Pendidikan memainkan peranan yang sangat penting dalam membentuk generasi penerus sesuatu bangsa. Dengan demikian, sudah selayaknya apabila kita merenung pemahaman tentang paradikma pendidikan jangan hanya dikurung dalam pengertian yang sangat sempit yakni hanya pendidikan sekolah (sekolah formal). Namun lebih dari itu nalar kita hendaknya merambah kesemua aspek kehidupan sebagai kegiatan pendidikan. Dimana aspek kehidupan tersebut dapat menjadi sarana dan media pembelajaran (Sidi 2001:4). Dari sini lahirlah satu ide menciptakan masyarakat belajar (learning society ), maknanya aktor belajar bukanlah mutlak sebagai atribut yan menempel pada peserta didik dan mahasiswa, akan tetapi aktor belajar adalah semua komponen masyarakat. Sehingga tanggung jawab kualitas dan keberlangsungan kegiatan belajar bukanlah beban total yang dipikul sekolah, namun pendidikan merupakan tanggung jawab kita bersama (individu, sekolah, masyarakat, tempat kerja, dan Negara). Diharapkan ketika learning society terbentuk, maka akan muncul budaya belajar (cultural learning) yan mewarnai pola hidup masyarakat belajar. Menurut Green dalam bukunya prolegomena to Ethics, ia mengambarkan “ individuals can develop a good manner or character, and hence realise themselves only within society (Bousfield 1999:106). Sedangkan menurut Al-Kaylani seharusnya pendidikan mampu membawa seseorang peserta didik untuk berperan bagi dirinya, masyarakat setempat, dan masyarakat luas.
Pendidikan ideal harus berpijak pada pengembangan keutuhan seseorang peserta didik agar muncul self-realisationnya dengan baik. Sangat tidak bijaksana ketika kegiatan pendidikan justru hanya menekankan sisi kecerdasan intelektual semata-mata. Sedangkan menurut Daniel Goleman dalam bukunya Emotional Intelligence (Sidi 2001) bahwa IQ seseorang hanya menyumbang 20% dari kesuksesan seseorang, sedangkan 80 % sisanya ditentukan oleh faktor lain (kecedasan intelektual dan kecerdasan emosional. Pendidikan ideal adalah yang mampu menyeimbangkan domain-domain tersebut sehingga lahirlah masyarakat peradaban (civilize culture society) atau meminjam istilah Inkeles masyarakat modern (modern society) atau lebih populernya biasa kita sebut civil society. Bentuk masyarakat seperti ini tidak mungkin akan ada tanpa lahirnya generasi yang well educated.
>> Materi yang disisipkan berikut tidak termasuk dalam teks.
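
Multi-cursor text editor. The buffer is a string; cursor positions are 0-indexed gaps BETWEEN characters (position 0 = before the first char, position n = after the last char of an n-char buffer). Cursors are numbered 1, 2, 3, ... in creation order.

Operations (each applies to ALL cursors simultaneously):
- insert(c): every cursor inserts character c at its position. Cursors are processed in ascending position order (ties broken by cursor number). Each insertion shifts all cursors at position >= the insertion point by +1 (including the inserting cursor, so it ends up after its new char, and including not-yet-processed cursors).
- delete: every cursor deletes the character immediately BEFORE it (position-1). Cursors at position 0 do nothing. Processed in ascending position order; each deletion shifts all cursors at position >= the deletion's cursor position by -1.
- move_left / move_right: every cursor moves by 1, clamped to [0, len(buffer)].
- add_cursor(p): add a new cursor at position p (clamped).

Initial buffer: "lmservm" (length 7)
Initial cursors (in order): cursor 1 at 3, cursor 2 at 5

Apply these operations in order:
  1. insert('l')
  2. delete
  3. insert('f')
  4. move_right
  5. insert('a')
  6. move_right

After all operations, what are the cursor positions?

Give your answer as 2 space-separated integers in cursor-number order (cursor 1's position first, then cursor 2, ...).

After op 1 (insert('l')): buffer="lmslerlvm" (len 9), cursors c1@4 c2@7, authorship ...1..2..
After op 2 (delete): buffer="lmservm" (len 7), cursors c1@3 c2@5, authorship .......
After op 3 (insert('f')): buffer="lmsferfvm" (len 9), cursors c1@4 c2@7, authorship ...1..2..
After op 4 (move_right): buffer="lmsferfvm" (len 9), cursors c1@5 c2@8, authorship ...1..2..
After op 5 (insert('a')): buffer="lmsfearfvam" (len 11), cursors c1@6 c2@10, authorship ...1.1.2.2.
After op 6 (move_right): buffer="lmsfearfvam" (len 11), cursors c1@7 c2@11, authorship ...1.1.2.2.

Answer: 7 11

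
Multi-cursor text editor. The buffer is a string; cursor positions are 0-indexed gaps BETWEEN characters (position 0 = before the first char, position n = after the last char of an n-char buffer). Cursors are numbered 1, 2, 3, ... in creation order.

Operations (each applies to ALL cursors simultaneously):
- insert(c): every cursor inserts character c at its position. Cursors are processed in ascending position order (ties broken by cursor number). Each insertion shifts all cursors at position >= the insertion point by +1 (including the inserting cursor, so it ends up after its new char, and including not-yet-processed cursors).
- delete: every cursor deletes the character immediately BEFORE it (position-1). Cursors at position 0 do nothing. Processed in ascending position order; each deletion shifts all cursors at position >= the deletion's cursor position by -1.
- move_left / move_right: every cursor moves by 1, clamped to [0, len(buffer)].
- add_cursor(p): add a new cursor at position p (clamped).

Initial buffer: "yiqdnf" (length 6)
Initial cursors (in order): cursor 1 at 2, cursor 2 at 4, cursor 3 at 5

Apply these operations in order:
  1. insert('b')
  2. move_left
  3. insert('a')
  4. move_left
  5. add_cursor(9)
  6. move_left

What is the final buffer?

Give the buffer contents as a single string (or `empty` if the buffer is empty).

Answer: yiabqdabnabf

Derivation:
After op 1 (insert('b')): buffer="yibqdbnbf" (len 9), cursors c1@3 c2@6 c3@8, authorship ..1..2.3.
After op 2 (move_left): buffer="yibqdbnbf" (len 9), cursors c1@2 c2@5 c3@7, authorship ..1..2.3.
After op 3 (insert('a')): buffer="yiabqdabnabf" (len 12), cursors c1@3 c2@7 c3@10, authorship ..11..22.33.
After op 4 (move_left): buffer="yiabqdabnabf" (len 12), cursors c1@2 c2@6 c3@9, authorship ..11..22.33.
After op 5 (add_cursor(9)): buffer="yiabqdabnabf" (len 12), cursors c1@2 c2@6 c3@9 c4@9, authorship ..11..22.33.
After op 6 (move_left): buffer="yiabqdabnabf" (len 12), cursors c1@1 c2@5 c3@8 c4@8, authorship ..11..22.33.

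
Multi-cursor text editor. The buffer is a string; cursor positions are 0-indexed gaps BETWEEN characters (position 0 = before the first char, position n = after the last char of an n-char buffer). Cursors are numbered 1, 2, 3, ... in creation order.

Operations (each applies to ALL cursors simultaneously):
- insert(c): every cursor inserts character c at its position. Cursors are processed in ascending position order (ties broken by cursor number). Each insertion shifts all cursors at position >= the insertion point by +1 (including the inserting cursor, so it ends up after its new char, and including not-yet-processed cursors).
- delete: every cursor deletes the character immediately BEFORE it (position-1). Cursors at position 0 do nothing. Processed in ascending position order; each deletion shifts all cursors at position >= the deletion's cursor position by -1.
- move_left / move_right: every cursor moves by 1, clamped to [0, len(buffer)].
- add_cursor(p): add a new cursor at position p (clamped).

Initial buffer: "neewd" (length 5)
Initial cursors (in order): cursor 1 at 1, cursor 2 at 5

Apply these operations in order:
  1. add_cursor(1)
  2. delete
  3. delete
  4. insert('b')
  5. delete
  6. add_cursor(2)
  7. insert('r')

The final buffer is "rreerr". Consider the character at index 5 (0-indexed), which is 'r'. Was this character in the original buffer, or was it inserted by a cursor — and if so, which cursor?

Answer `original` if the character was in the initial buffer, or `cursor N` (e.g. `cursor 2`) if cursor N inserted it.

After op 1 (add_cursor(1)): buffer="neewd" (len 5), cursors c1@1 c3@1 c2@5, authorship .....
After op 2 (delete): buffer="eew" (len 3), cursors c1@0 c3@0 c2@3, authorship ...
After op 3 (delete): buffer="ee" (len 2), cursors c1@0 c3@0 c2@2, authorship ..
After op 4 (insert('b')): buffer="bbeeb" (len 5), cursors c1@2 c3@2 c2@5, authorship 13..2
After op 5 (delete): buffer="ee" (len 2), cursors c1@0 c3@0 c2@2, authorship ..
After op 6 (add_cursor(2)): buffer="ee" (len 2), cursors c1@0 c3@0 c2@2 c4@2, authorship ..
After op 7 (insert('r')): buffer="rreerr" (len 6), cursors c1@2 c3@2 c2@6 c4@6, authorship 13..24
Authorship (.=original, N=cursor N): 1 3 . . 2 4
Index 5: author = 4

Answer: cursor 4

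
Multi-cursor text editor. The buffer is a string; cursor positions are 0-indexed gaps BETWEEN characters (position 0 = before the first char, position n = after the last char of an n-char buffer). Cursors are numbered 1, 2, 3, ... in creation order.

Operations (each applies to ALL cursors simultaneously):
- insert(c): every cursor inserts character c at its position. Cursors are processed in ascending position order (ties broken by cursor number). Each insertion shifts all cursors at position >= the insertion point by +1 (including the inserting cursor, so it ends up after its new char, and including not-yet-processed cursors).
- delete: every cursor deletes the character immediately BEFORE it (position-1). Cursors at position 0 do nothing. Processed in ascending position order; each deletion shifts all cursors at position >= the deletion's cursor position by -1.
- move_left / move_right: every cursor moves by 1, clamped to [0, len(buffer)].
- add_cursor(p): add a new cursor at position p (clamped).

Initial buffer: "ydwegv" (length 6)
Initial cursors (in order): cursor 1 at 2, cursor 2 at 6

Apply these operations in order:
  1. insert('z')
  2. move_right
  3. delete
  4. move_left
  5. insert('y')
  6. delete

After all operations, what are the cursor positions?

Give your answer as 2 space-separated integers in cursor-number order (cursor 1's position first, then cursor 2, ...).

After op 1 (insert('z')): buffer="ydzwegvz" (len 8), cursors c1@3 c2@8, authorship ..1....2
After op 2 (move_right): buffer="ydzwegvz" (len 8), cursors c1@4 c2@8, authorship ..1....2
After op 3 (delete): buffer="ydzegv" (len 6), cursors c1@3 c2@6, authorship ..1...
After op 4 (move_left): buffer="ydzegv" (len 6), cursors c1@2 c2@5, authorship ..1...
After op 5 (insert('y')): buffer="ydyzegyv" (len 8), cursors c1@3 c2@7, authorship ..11..2.
After op 6 (delete): buffer="ydzegv" (len 6), cursors c1@2 c2@5, authorship ..1...

Answer: 2 5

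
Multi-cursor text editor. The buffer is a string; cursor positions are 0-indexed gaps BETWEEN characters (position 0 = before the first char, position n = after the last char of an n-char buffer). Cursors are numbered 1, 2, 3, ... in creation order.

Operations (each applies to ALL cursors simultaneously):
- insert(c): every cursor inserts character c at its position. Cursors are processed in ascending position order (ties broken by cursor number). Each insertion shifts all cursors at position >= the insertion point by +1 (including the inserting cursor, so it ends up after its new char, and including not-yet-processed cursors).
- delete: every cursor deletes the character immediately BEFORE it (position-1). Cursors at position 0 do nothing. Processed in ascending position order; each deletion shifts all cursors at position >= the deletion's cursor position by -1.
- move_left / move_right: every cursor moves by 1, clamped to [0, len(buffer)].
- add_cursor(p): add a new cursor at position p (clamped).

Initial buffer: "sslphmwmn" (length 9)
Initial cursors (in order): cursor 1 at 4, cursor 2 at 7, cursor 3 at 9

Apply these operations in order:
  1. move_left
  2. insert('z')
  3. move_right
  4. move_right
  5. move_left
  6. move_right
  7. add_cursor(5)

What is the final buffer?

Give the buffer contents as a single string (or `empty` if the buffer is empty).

After op 1 (move_left): buffer="sslphmwmn" (len 9), cursors c1@3 c2@6 c3@8, authorship .........
After op 2 (insert('z')): buffer="sslzphmzwmzn" (len 12), cursors c1@4 c2@8 c3@11, authorship ...1...2..3.
After op 3 (move_right): buffer="sslzphmzwmzn" (len 12), cursors c1@5 c2@9 c3@12, authorship ...1...2..3.
After op 4 (move_right): buffer="sslzphmzwmzn" (len 12), cursors c1@6 c2@10 c3@12, authorship ...1...2..3.
After op 5 (move_left): buffer="sslzphmzwmzn" (len 12), cursors c1@5 c2@9 c3@11, authorship ...1...2..3.
After op 6 (move_right): buffer="sslzphmzwmzn" (len 12), cursors c1@6 c2@10 c3@12, authorship ...1...2..3.
After op 7 (add_cursor(5)): buffer="sslzphmzwmzn" (len 12), cursors c4@5 c1@6 c2@10 c3@12, authorship ...1...2..3.

Answer: sslzphmzwmzn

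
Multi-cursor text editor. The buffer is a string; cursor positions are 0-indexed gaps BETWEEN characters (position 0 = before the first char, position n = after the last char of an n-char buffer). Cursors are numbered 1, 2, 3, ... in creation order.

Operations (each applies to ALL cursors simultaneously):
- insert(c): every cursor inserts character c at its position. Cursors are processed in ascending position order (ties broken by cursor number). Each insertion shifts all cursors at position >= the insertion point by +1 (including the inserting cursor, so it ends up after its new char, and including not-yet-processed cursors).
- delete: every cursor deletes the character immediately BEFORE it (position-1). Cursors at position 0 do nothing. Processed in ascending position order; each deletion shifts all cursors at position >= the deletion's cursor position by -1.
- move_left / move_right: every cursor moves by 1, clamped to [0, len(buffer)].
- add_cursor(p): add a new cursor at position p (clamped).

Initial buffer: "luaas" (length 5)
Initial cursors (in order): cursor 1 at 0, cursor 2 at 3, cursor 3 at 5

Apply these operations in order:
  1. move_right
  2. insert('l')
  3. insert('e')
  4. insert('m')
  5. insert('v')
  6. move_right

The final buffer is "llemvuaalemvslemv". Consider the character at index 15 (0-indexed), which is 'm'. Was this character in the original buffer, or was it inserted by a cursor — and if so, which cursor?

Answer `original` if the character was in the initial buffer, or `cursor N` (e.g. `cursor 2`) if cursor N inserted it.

After op 1 (move_right): buffer="luaas" (len 5), cursors c1@1 c2@4 c3@5, authorship .....
After op 2 (insert('l')): buffer="lluaalsl" (len 8), cursors c1@2 c2@6 c3@8, authorship .1...2.3
After op 3 (insert('e')): buffer="lleuaalesle" (len 11), cursors c1@3 c2@8 c3@11, authorship .11...22.33
After op 4 (insert('m')): buffer="llemuaalemslem" (len 14), cursors c1@4 c2@10 c3@14, authorship .111...222.333
After op 5 (insert('v')): buffer="llemvuaalemvslemv" (len 17), cursors c1@5 c2@12 c3@17, authorship .1111...2222.3333
After op 6 (move_right): buffer="llemvuaalemvslemv" (len 17), cursors c1@6 c2@13 c3@17, authorship .1111...2222.3333
Authorship (.=original, N=cursor N): . 1 1 1 1 . . . 2 2 2 2 . 3 3 3 3
Index 15: author = 3

Answer: cursor 3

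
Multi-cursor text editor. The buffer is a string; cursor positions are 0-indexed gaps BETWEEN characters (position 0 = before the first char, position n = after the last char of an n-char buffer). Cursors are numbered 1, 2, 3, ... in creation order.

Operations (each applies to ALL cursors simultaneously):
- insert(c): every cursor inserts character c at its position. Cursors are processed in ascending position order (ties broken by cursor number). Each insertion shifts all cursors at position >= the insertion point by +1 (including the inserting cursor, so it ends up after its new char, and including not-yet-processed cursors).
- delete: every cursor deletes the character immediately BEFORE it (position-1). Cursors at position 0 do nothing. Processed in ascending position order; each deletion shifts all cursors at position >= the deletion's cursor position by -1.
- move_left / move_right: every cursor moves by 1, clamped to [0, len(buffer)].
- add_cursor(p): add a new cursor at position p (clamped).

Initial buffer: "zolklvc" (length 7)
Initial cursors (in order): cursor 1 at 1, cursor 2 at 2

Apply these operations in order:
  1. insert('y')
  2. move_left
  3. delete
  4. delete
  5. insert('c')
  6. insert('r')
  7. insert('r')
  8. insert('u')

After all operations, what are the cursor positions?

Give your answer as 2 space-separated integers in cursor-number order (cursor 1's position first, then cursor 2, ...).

After op 1 (insert('y')): buffer="zyoylklvc" (len 9), cursors c1@2 c2@4, authorship .1.2.....
After op 2 (move_left): buffer="zyoylklvc" (len 9), cursors c1@1 c2@3, authorship .1.2.....
After op 3 (delete): buffer="yylklvc" (len 7), cursors c1@0 c2@1, authorship 12.....
After op 4 (delete): buffer="ylklvc" (len 6), cursors c1@0 c2@0, authorship 2.....
After op 5 (insert('c')): buffer="ccylklvc" (len 8), cursors c1@2 c2@2, authorship 122.....
After op 6 (insert('r')): buffer="ccrrylklvc" (len 10), cursors c1@4 c2@4, authorship 12122.....
After op 7 (insert('r')): buffer="ccrrrrylklvc" (len 12), cursors c1@6 c2@6, authorship 1212122.....
After op 8 (insert('u')): buffer="ccrrrruuylklvc" (len 14), cursors c1@8 c2@8, authorship 121212122.....

Answer: 8 8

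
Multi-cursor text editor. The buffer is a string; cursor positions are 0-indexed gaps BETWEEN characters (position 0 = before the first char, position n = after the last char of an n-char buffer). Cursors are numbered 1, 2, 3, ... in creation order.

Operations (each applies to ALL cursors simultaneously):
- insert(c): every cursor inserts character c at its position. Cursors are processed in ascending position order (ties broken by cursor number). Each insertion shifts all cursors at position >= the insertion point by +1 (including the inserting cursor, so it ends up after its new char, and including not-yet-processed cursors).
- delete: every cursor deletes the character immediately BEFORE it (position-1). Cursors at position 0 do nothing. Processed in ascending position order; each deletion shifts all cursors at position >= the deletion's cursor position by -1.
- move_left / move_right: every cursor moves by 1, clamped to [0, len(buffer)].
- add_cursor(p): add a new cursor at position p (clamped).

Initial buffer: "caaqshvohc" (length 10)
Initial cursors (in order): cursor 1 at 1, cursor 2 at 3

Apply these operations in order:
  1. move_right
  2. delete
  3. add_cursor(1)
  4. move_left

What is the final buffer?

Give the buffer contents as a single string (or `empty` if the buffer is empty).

Answer: cashvohc

Derivation:
After op 1 (move_right): buffer="caaqshvohc" (len 10), cursors c1@2 c2@4, authorship ..........
After op 2 (delete): buffer="cashvohc" (len 8), cursors c1@1 c2@2, authorship ........
After op 3 (add_cursor(1)): buffer="cashvohc" (len 8), cursors c1@1 c3@1 c2@2, authorship ........
After op 4 (move_left): buffer="cashvohc" (len 8), cursors c1@0 c3@0 c2@1, authorship ........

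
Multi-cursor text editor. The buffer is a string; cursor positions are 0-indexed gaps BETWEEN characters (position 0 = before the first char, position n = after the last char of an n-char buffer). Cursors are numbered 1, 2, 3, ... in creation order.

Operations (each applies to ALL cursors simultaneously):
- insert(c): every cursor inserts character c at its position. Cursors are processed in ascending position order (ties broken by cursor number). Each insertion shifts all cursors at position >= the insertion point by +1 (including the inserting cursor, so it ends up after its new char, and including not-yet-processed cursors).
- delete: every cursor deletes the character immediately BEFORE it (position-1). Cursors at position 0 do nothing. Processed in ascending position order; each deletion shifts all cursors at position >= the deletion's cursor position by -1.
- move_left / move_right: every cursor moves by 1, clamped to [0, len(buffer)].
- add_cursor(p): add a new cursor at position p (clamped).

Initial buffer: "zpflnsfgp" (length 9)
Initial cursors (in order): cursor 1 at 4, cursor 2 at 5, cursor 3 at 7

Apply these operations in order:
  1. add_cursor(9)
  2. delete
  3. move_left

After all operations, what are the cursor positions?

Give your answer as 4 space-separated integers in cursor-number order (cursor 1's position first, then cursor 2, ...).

After op 1 (add_cursor(9)): buffer="zpflnsfgp" (len 9), cursors c1@4 c2@5 c3@7 c4@9, authorship .........
After op 2 (delete): buffer="zpfsg" (len 5), cursors c1@3 c2@3 c3@4 c4@5, authorship .....
After op 3 (move_left): buffer="zpfsg" (len 5), cursors c1@2 c2@2 c3@3 c4@4, authorship .....

Answer: 2 2 3 4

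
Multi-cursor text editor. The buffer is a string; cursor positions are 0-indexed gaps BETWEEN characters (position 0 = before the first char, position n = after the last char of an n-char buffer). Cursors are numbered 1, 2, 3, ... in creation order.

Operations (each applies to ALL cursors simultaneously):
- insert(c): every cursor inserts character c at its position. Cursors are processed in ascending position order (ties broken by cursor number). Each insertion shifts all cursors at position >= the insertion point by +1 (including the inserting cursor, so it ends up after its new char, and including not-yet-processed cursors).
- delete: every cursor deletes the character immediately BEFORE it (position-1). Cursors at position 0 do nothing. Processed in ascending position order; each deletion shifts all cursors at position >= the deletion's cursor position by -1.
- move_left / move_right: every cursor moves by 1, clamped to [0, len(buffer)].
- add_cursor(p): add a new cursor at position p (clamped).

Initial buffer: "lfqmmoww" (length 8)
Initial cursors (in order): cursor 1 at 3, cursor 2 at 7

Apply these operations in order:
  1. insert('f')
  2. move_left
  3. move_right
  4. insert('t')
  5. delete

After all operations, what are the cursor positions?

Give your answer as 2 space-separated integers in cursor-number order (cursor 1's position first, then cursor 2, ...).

After op 1 (insert('f')): buffer="lfqfmmowfw" (len 10), cursors c1@4 c2@9, authorship ...1....2.
After op 2 (move_left): buffer="lfqfmmowfw" (len 10), cursors c1@3 c2@8, authorship ...1....2.
After op 3 (move_right): buffer="lfqfmmowfw" (len 10), cursors c1@4 c2@9, authorship ...1....2.
After op 4 (insert('t')): buffer="lfqftmmowftw" (len 12), cursors c1@5 c2@11, authorship ...11....22.
After op 5 (delete): buffer="lfqfmmowfw" (len 10), cursors c1@4 c2@9, authorship ...1....2.

Answer: 4 9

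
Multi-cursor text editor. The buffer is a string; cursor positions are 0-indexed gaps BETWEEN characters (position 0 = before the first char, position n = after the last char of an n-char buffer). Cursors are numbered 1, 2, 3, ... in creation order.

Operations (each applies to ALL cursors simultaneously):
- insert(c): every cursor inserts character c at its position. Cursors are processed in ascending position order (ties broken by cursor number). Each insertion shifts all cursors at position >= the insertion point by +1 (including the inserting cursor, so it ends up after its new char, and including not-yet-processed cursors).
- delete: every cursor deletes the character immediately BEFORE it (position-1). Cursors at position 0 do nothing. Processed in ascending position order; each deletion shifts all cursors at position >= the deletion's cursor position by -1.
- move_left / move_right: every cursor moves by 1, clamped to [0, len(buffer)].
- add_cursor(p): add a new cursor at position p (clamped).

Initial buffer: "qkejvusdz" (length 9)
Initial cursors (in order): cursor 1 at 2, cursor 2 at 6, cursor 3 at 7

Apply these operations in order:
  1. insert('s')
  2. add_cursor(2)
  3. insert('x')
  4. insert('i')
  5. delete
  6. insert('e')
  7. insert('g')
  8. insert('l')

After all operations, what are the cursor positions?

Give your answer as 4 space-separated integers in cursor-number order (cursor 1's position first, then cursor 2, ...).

Answer: 11 20 26 6

Derivation:
After op 1 (insert('s')): buffer="qksejvusssdz" (len 12), cursors c1@3 c2@8 c3@10, authorship ..1....2.3..
After op 2 (add_cursor(2)): buffer="qksejvusssdz" (len 12), cursors c4@2 c1@3 c2@8 c3@10, authorship ..1....2.3..
After op 3 (insert('x')): buffer="qkxsxejvusxssxdz" (len 16), cursors c4@3 c1@5 c2@11 c3@14, authorship ..411....22.33..
After op 4 (insert('i')): buffer="qkxisxiejvusxissxidz" (len 20), cursors c4@4 c1@7 c2@14 c3@18, authorship ..44111....222.333..
After op 5 (delete): buffer="qkxsxejvusxssxdz" (len 16), cursors c4@3 c1@5 c2@11 c3@14, authorship ..411....22.33..
After op 6 (insert('e')): buffer="qkxesxeejvusxessxedz" (len 20), cursors c4@4 c1@7 c2@14 c3@18, authorship ..44111....222.333..
After op 7 (insert('g')): buffer="qkxegsxegejvusxegssxegdz" (len 24), cursors c4@5 c1@9 c2@17 c3@22, authorship ..4441111....2222.3333..
After op 8 (insert('l')): buffer="qkxeglsxeglejvusxeglssxegldz" (len 28), cursors c4@6 c1@11 c2@20 c3@26, authorship ..444411111....22222.33333..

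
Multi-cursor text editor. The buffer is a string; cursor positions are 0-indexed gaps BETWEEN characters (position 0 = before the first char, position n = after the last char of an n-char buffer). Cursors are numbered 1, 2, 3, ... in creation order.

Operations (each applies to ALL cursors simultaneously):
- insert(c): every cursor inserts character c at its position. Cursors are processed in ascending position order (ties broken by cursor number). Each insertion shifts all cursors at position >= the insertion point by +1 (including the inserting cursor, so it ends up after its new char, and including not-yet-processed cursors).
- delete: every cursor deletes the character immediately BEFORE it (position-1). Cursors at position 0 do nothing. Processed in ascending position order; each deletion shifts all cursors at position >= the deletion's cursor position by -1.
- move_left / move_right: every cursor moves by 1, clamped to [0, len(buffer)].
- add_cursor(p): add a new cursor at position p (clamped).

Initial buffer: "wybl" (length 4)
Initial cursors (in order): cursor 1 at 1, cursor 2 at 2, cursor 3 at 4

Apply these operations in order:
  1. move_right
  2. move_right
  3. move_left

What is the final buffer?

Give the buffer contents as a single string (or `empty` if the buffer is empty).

Answer: wybl

Derivation:
After op 1 (move_right): buffer="wybl" (len 4), cursors c1@2 c2@3 c3@4, authorship ....
After op 2 (move_right): buffer="wybl" (len 4), cursors c1@3 c2@4 c3@4, authorship ....
After op 3 (move_left): buffer="wybl" (len 4), cursors c1@2 c2@3 c3@3, authorship ....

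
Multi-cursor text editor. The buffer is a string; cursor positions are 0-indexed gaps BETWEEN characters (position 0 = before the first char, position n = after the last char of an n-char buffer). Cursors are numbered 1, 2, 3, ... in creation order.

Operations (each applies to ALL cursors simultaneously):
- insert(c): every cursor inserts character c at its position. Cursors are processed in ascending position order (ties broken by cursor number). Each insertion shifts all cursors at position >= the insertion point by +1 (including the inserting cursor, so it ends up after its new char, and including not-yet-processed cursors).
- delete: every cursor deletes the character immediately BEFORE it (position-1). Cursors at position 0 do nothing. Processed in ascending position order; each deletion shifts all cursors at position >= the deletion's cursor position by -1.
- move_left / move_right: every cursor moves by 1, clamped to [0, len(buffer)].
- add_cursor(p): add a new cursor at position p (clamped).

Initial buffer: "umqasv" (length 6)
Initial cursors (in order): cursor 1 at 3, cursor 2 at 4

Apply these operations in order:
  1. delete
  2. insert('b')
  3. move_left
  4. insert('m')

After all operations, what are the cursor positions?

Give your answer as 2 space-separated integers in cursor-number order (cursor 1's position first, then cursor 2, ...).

Answer: 5 5

Derivation:
After op 1 (delete): buffer="umsv" (len 4), cursors c1@2 c2@2, authorship ....
After op 2 (insert('b')): buffer="umbbsv" (len 6), cursors c1@4 c2@4, authorship ..12..
After op 3 (move_left): buffer="umbbsv" (len 6), cursors c1@3 c2@3, authorship ..12..
After op 4 (insert('m')): buffer="umbmmbsv" (len 8), cursors c1@5 c2@5, authorship ..1122..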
Sudah saatnya pendidikan di Negara kita menciptakan terobosan yang inovatif dalam setiap kegiatan pendidikanya. Untuk pendidikan sekolah, hendaknya sekolah memberikan banyak pilihan sesuai dengan kapasitas dan tingkat aktualisasi peserta didik. Di samping stakeholders yang lain selalu membangun kerjasama yang baik dengan pihak sekolah. Tentu saja kerjasama ini akan sulit dibangun jika tidak ada pihak yang berinisiatif dan mau memfasilitasi hubungan timbal balik yang baik tersebut. Dalam hal ini pemerintah hendaknya memantau dan membimbing kemajuan sekolah tanpa harus terjerumus dalam kepentingan politik sesaaat. Pemberdayaan konsep Broad-Based Education, Community-Based Education, dan School-Based Management harus terus dilaksanakan jika tidak mau disebut hanya jargon pemanis pembangunan dunia pendidikan yang sejatinya adalah pelarian pemerintah dari tanggung jawab pendidikan atas nama pemberdayaan masyarakat. Oleh karena itu mendewasakan masyarakat lewat pendidikan yang ideal merupakan langkah yang bijaksana yang harus dikembangkan.

Format Ideal Pendidikan Islam.

Pendidikan Islam pada dasarnya sebagai aspek pemahaman orang terhadap Islam secara keseluruhan, seperti diungkapkan Kepala Badan Kepala Puslitbang Pendidikan Agama dan Keagamaan Departemen Agama, "pendefinisian pendidikan Islam merupakan pendidikan manusia secara utuh, baik rohani maupun jasmani (Mudjahid AK)
Ketika peserta didik memahami pendidikan agama yang diperoleh, dia memiliki kemampuan menerapkan secara baik, karena dalam pendidikan Islam, yang ideal adalah mampu menangkap ilmu pengetahuan dan teknologi, selain juga pendidikan agama, kemudian ilmu yang diperoleh tersebut diamalkan dalam praktek hidup sehari-hari sebagai pengabdian terhadap agama dan Sang Maha Pencipta.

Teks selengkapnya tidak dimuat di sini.